# Wolrd's most expensive land prices finally cooling



## the spliff fairy (Oct 21, 2002)

I got this idea from my post on another thread:

$400,000 is cheaper than cheap in London (about $150,000 below average small property price). Even though the prices have cooled it would by you a one bed flat in a project, in the outskirts. 

What rowhousing buys you in the endless suburbs (definitely not upmarket areas either), near 10 miles from the centre. Bear in mind last year these places would have been worth $60,000 more, after a decade of climbing price hikes.
These are now seen as bargains:

www.peter-barry.co.uk

*
3 bed rowhouse $850,000









4 bed rowhouse $900,000 









5 bed semi-detached $1.7 million











However in central London, the prices go up staggeringly.
Its the most expensive land in the world:

7ft 6 inch by 3ft 4 inch studio (with toilet under the shower under the bed), $210,000.
The girl pays $290 a week for the luxury to rent it, a former wardrobe.

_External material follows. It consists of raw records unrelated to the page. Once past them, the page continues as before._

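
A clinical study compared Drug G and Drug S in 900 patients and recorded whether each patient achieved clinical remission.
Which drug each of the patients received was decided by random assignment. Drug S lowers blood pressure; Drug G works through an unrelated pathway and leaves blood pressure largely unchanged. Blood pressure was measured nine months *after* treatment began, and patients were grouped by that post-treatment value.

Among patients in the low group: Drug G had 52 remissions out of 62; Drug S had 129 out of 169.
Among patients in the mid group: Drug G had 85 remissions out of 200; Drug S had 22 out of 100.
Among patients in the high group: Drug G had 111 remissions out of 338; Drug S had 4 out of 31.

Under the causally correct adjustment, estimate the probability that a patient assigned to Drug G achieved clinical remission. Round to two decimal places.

Blood pressure here is a post-treatment variable shaped by the drug; conditioning on it would introduce bias rather than remove it. The overall comparison is the causal one.
So P(outcome | do(Drug G)) is just the pooled rate for Drug G: 248/600 = 0.413.

0.41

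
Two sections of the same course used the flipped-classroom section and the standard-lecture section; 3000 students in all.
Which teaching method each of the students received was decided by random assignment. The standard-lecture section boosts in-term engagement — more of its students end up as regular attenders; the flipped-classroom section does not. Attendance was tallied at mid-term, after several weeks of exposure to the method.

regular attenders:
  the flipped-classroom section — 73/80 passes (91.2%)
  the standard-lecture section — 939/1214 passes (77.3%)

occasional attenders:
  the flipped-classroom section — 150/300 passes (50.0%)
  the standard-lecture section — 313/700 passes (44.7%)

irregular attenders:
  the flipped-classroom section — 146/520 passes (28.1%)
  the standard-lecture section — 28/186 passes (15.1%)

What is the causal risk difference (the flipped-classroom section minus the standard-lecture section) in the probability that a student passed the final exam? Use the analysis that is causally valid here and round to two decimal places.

-0.20

the flipped-classroom section is higher inside every mid-term attendance stratum but the standard-lecture section is higher in aggregate. Whether to stratify depends on how mid-term attendance relates to the teaching method.
Mid-term attendance here is a post-treatment variable shaped by the teaching method; conditioning on it would introduce bias rather than remove it. The overall comparison is the causal one.
The causal difference is the pooled difference: 0.410 − 0.610 = -0.200.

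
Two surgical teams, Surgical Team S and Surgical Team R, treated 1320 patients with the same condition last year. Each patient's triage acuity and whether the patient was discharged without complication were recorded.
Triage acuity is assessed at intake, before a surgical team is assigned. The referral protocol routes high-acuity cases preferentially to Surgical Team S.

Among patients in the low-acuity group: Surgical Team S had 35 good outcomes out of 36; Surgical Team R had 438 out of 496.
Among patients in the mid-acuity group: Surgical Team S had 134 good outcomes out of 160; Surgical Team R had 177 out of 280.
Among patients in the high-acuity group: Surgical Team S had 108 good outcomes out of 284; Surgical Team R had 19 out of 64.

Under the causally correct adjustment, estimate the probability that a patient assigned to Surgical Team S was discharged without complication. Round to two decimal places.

Surgical Team S is higher inside every triage acuity stratum but Surgical Team R is higher in aggregate. Whether to stratify depends on how triage acuity relates to the surgical team.
Here triage acuity is a common cause — it drives both which surgical team a case falls under and the outcome. The crude comparison mixes populations; the stratum-specific rates are the causally relevant ones.
Standardising Surgical Team S to the population triage acuity mix: 0.403·35/36 + 0.333·134/160 + 0.264·108/284 = 0.771.

0.77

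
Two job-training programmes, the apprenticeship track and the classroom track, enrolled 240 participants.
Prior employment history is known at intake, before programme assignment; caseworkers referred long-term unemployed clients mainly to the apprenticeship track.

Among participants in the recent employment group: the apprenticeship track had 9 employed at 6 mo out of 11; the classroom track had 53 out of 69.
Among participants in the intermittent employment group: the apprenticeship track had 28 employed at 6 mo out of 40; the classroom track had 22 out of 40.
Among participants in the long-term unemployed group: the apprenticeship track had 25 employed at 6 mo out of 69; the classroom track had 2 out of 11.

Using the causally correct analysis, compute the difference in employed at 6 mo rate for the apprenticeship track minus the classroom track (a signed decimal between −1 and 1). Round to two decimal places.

+0.13

the apprenticeship track is higher inside every prior employment history stratum but the classroom track is higher in aggregate. Whether to stratify depends on how prior employment history relates to the programme.
Nothing the programme does changes prior employment history; the imbalance is an allocation artefact. With prior employment history also predicting the outcome, the pooled figure is confounded, and the within-stratum comparison is the causal one.
Adjusting over the population distribution of prior employment history: 0.333·(0.818−0.768) + 0.333·(0.700−0.550) + 0.333·(0.362−0.182) = +0.127.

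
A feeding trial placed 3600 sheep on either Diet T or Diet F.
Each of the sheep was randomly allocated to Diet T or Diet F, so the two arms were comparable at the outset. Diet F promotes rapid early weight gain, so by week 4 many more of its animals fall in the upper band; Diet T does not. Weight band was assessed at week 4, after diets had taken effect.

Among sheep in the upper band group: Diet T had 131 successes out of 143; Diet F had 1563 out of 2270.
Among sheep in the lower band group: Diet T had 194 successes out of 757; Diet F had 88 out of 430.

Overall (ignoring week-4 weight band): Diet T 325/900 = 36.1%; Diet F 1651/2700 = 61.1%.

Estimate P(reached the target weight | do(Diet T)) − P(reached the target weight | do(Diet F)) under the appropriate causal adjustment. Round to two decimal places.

-0.25

The stratified and pooled comparisons disagree (Diet T wins within each week-4 weight band; Diet F wins overall), so the answer turns on the causal role of week-4 weight band.
Week-4 weight band lies on the pathway diet → week-4 weight band → outcome, so adjusting for it blocks the indirect effect. For the total causal effect of diet, use the unadjusted pooled rates.
The causal difference is the pooled difference: 0.361 − 0.611 = -0.250.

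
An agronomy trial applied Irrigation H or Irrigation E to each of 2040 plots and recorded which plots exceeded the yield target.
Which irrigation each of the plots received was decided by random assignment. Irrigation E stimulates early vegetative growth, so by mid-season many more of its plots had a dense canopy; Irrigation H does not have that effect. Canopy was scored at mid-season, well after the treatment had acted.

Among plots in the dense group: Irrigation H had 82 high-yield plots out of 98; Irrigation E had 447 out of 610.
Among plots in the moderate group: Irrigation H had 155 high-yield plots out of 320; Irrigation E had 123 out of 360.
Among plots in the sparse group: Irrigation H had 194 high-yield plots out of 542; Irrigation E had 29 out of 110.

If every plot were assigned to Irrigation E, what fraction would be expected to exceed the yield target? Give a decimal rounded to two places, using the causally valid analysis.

0.55

Irrigation H is higher inside every mid-season canopy stratum but Irrigation E is higher in aggregate. Whether to stratify depends on how mid-season canopy relates to the irrigation.
Stratifying would compare irrigations among plots the irrigations themselves sorted into mid-season canopy groups — a form of selection on an intermediate. The unconditioned pooled rates give the total causal effect.
So P(outcome | do(Irrigation E)) is just the pooled rate for Irrigation E: 599/1080 = 0.555.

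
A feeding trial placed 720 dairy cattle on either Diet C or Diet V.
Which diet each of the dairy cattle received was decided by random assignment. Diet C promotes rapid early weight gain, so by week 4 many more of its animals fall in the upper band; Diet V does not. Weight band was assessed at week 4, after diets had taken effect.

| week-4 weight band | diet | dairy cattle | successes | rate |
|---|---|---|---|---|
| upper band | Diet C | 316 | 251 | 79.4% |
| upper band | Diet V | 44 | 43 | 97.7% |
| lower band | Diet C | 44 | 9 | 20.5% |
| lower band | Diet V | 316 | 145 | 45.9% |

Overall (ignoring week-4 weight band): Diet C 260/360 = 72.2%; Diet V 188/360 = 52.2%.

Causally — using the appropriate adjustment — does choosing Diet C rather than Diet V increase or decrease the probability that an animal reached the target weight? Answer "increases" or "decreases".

Week-4 weight band is recorded after the diet and is itself shifted by it — it sits on the causal path from diet to outcome. Conditioning on a mediator would strip out part of the effect we want; the pooled comparison gives the total causal effect.
Pooled: Diet C 72.2% vs Diet V 52.2%; Diet C is higher overall.

increases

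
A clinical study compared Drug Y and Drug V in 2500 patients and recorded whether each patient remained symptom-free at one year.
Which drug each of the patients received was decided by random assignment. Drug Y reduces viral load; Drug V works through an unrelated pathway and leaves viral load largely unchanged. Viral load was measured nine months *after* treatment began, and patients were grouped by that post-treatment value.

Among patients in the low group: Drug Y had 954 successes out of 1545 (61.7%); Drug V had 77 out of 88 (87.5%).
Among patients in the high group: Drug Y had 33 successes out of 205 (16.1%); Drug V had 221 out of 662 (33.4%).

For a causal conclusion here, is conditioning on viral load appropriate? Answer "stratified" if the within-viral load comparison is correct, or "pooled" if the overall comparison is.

pooled

The stratified and pooled comparisons disagree (Drug V wins within each viral load; Drug Y wins overall), so the answer turns on the causal role of viral load.
Stratifying would compare drugs among patients the drugs themselves sorted into viral load groups — a form of selection on an intermediate. The unconditioned pooled rates give the total causal effect.
Pooled: Drug Y 56.4% vs Drug V 39.7%; Drug Y is higher overall.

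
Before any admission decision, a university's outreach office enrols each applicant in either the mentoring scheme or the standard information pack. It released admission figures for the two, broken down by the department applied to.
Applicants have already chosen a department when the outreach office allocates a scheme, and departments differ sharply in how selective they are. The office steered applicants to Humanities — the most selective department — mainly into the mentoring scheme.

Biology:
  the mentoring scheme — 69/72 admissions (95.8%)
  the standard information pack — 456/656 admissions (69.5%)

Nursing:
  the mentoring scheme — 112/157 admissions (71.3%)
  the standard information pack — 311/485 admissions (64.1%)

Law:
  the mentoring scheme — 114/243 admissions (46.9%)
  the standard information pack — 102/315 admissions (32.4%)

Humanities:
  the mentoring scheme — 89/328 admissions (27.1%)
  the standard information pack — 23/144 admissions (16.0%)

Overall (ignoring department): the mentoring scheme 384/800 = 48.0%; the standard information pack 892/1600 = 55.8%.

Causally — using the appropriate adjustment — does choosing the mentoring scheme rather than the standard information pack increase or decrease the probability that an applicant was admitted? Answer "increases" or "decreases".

The department-specific comparison favours the mentoring scheme throughout, but the pooled figures favour the standard information pack. The question is whether to condition on department.
Department satisfies the back-door criterion: it is not a descendant of the outreach scheme, and it blocks the spurious path from outreach scheme to outcome. Adjusting for it (i.e., using the within-department rates) gives the causal effect.
Within each level — Biology: 95.8% vs 69.5%; Nursing: 71.3% vs 64.1%; Law: 46.9% vs 32.4%; Humanities: 27.1% vs 16.0% — the mentoring scheme is higher every time.

increases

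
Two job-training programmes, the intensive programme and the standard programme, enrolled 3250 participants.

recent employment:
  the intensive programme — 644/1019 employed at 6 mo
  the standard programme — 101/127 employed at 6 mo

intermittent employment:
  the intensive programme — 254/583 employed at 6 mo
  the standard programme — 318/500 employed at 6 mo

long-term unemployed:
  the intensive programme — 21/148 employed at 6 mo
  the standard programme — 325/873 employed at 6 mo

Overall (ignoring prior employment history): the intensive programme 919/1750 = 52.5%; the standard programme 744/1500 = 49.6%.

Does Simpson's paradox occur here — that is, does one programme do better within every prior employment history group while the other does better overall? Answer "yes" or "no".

yes

Within each prior employment history level (recent employment 63.2% vs 79.5%; intermittent employment 43.6% vs 63.6%; long-term unemployed 14.2% vs 37.2%), the standard programme has the higher rate every time. Pooled: 52.5% vs 49.6% — the intensive programme has the higher rate overall. The two comparisons disagree.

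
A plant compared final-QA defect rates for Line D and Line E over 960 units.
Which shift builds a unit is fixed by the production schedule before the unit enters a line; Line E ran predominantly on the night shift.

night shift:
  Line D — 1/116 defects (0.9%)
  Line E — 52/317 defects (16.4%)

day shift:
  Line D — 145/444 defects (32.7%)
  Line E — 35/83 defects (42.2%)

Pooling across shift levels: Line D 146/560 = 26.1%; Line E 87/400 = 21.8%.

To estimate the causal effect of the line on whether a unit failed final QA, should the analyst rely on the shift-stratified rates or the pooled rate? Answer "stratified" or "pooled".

stratified

The shift-specific comparison favours Line D throughout, but the pooled figures favour Line E. The question is whether to condition on shift.
Shift satisfies the back-door criterion: it is not a descendant of the line, and it blocks the spurious path from line to outcome. Adjusting for it (i.e., using the within-shift rates) gives the causal effect.
Within each level — night shift: 0.9% vs 16.4%; day shift: 32.7% vs 42.2% — Line D is lower every time.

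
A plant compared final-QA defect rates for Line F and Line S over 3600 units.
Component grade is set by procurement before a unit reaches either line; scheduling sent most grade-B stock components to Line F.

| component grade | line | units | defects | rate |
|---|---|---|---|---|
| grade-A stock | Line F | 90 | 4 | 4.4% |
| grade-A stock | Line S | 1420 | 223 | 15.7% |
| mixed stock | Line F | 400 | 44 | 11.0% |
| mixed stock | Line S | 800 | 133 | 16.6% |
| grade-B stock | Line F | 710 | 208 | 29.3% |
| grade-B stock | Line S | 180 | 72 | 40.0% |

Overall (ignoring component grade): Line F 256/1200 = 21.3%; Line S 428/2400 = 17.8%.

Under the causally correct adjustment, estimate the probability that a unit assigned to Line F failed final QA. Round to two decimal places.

0.13

The component grade-specific comparison favours Line F throughout, but the pooled figures favour Line S. The question is whether to condition on component grade.
Since component grade is a pre-existing factor (not a product of the line) and it affects the outcome on its own, it is a confounder. The stratified rates, not the pooled rate, identify the causal effect.
Standardising Line F to the population component grade mix: 0.419·4/90 + 0.333·44/400 + 0.247·208/710 = 0.128.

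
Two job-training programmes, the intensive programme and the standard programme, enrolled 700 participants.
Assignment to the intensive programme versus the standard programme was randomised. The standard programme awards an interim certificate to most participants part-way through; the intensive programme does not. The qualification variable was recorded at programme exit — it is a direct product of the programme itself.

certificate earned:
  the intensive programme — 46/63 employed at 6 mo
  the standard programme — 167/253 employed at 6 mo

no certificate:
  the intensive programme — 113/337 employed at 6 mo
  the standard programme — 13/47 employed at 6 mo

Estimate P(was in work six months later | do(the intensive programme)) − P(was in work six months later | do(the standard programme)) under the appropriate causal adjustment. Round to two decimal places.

-0.20

Qualification attained during the programme is downstream of the programme. One should not condition on a consequence of treatment, so the overall rates are the right comparison.
The causal difference is the pooled difference: 0.398 − 0.600 = -0.203.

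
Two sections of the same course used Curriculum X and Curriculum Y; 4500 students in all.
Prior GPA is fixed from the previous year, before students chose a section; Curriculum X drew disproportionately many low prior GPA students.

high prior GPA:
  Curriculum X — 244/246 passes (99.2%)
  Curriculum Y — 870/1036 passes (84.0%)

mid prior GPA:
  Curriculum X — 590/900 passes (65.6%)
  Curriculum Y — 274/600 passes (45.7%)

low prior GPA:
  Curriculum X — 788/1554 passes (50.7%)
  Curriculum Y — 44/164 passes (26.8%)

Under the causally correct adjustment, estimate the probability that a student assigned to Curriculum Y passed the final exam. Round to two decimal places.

0.49

Curriculum X is higher inside every prior GPA band stratum but Curriculum Y is higher in aggregate. Whether to stratify depends on how prior GPA band relates to the teaching method.
Since prior GPA band is a pre-existing factor (not a product of the teaching method) and it affects the outcome on its own, it is a confounder. The stratified rates, not the pooled rate, identify the causal effect.
Standardising Curriculum Y to the population prior GPA band mix: 0.285·870/1036 + 0.333·274/600 + 0.382·44/164 = 0.494.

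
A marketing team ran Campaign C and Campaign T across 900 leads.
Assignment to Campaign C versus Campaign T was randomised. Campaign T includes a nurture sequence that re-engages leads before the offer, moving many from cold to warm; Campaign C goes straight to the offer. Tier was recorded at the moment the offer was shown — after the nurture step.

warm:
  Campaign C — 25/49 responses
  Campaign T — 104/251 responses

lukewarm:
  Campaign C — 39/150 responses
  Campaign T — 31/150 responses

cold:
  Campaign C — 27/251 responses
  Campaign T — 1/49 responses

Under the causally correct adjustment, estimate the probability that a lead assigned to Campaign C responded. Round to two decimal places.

Within every engagement tier level Campaign C has the higher rate, yet pooled Campaign T does — Simpson's reversal.
Engagement tier here is a post-treatment variable shaped by the campaign; conditioning on it would introduce bias rather than remove it. The overall comparison is the causal one.
So P(outcome | do(Campaign C)) is just the pooled rate for Campaign C: 91/450 = 0.202.

0.20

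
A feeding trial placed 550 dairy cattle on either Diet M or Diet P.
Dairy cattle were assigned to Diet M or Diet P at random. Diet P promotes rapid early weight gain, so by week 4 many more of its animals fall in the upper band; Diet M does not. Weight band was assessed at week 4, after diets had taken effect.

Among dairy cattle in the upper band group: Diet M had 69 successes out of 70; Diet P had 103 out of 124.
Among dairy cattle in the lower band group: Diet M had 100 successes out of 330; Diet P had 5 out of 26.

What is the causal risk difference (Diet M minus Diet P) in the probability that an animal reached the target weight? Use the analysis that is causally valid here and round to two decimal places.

Diet M is higher inside every week-4 weight band stratum but Diet P is higher in aggregate. Whether to stratify depends on how week-4 weight band relates to the diet.
Week-4 weight band is recorded after the diet and is itself shifted by it — it sits on the causal path from diet to outcome. Conditioning on a mediator would strip out part of the effect we want; the pooled comparison gives the total causal effect.
The causal difference is the pooled difference: 0.422 − 0.720 = -0.297.

-0.30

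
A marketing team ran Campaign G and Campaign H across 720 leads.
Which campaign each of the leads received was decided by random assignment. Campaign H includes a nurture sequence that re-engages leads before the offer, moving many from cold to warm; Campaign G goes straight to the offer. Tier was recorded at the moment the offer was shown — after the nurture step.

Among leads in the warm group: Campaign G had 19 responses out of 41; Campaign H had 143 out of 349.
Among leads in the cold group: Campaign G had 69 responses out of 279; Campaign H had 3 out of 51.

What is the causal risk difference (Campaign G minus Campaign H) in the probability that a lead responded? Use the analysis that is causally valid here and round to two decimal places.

The engagement tier-specific comparison favours Campaign G throughout, but the pooled figures favour Campaign H. The question is whether to condition on engagement tier.
Engagement tier lies on the pathway campaign → engagement tier → outcome, so adjusting for it blocks the indirect effect. For the total causal effect of campaign, use the unadjusted pooled rates.
The causal difference is the pooled difference: 0.275 − 0.365 = -0.090.

-0.09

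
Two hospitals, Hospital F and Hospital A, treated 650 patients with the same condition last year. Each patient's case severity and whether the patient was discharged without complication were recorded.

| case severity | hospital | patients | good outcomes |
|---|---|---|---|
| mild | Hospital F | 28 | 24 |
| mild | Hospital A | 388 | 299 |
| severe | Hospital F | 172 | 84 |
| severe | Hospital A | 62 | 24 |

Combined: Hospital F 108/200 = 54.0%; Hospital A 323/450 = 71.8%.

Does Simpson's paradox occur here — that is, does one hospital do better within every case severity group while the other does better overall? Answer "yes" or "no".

Within each case severity level (mild 85.7% vs 77.1%; severe 48.8% vs 38.7%), Hospital F has the higher rate every time. Pooled: 54.0% vs 71.8% — Hospital A has the higher rate overall. The two comparisons disagree.

yes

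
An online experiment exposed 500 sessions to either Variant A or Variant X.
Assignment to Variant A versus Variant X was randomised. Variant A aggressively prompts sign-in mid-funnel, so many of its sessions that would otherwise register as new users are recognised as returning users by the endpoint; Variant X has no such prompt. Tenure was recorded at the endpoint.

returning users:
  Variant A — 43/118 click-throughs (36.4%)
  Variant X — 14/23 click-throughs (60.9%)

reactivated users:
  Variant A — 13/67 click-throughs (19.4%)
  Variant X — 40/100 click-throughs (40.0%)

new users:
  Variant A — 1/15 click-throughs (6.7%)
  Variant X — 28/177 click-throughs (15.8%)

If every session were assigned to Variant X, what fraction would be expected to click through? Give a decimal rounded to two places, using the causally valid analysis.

0.27

User tenure here is a post-treatment variable shaped by the variant; conditioning on it would introduce bias rather than remove it. The overall comparison is the causal one.
So P(outcome | do(Variant X)) is just the pooled rate for Variant X: 82/300 = 0.273.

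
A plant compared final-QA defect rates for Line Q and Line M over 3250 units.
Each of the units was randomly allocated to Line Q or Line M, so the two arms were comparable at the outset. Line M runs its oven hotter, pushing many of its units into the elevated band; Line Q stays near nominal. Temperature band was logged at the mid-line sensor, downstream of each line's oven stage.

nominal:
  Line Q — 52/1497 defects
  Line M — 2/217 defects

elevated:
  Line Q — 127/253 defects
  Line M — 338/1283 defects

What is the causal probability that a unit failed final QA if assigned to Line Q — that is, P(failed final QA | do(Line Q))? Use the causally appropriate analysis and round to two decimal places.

0.10

In-process temperature band is downstream of the line. One should not condition on a consequence of treatment, so the overall rates are the right comparison.
So P(outcome | do(Line Q)) is just the pooled rate for Line Q: 179/1750 = 0.102.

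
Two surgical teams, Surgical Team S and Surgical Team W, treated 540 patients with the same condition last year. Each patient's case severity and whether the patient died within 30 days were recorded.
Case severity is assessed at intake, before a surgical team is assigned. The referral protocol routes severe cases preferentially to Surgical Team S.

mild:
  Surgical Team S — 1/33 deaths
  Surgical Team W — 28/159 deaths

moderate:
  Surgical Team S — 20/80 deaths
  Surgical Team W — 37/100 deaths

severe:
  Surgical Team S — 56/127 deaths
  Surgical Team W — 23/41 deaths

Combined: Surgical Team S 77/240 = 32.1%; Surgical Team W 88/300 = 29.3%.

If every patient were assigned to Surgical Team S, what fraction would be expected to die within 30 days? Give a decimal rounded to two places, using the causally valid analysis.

0.23

The imbalance in case severity arose from how patients were allocated, not from anything the surgical team did; and case severity independently affects the outcome. The pooled gap is confounded — condition on case severity.
Standardising Surgical Team S to the population case severity mix: 0.356·1/33 + 0.333·20/80 + 0.311·56/127 = 0.231.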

6ft by 12ft sized room unfurnished, $345,000









single room studio in this rowhouse, $610,000










2 bedrooms, ex stables block in row (stoop to get in the door): $6 million









ex-office, needs total refurbishment and conversion (and windows?), end of row $6 million









5 bed rowhouse, $12 million









6 bed, end of row:
$13.22 million









large end of row, unspecified bedrooms, $50 million









12 bed but possibility for up to 40, single rowhouse (every 5 windows along is a new house): $120 million








^These very rarely come on the market, one offer of $400 million was refused though it would have made it the most expensive property on the planet.

12 bed detached mansion (no rowhouse mate), $128 million










penthouse overlooking Hyde Park, $210 million (normal flat here $50-170 million)
















*

^It is thought that each flat is fitted with bullet-resistant walls and windows. There is underground parking for 115 vehicles and private lifts direct to each residence The site will also have an underground passage to the near-by Mandarin Oriental hotel, where 36 staff will be on hand to cater to residents’ needs.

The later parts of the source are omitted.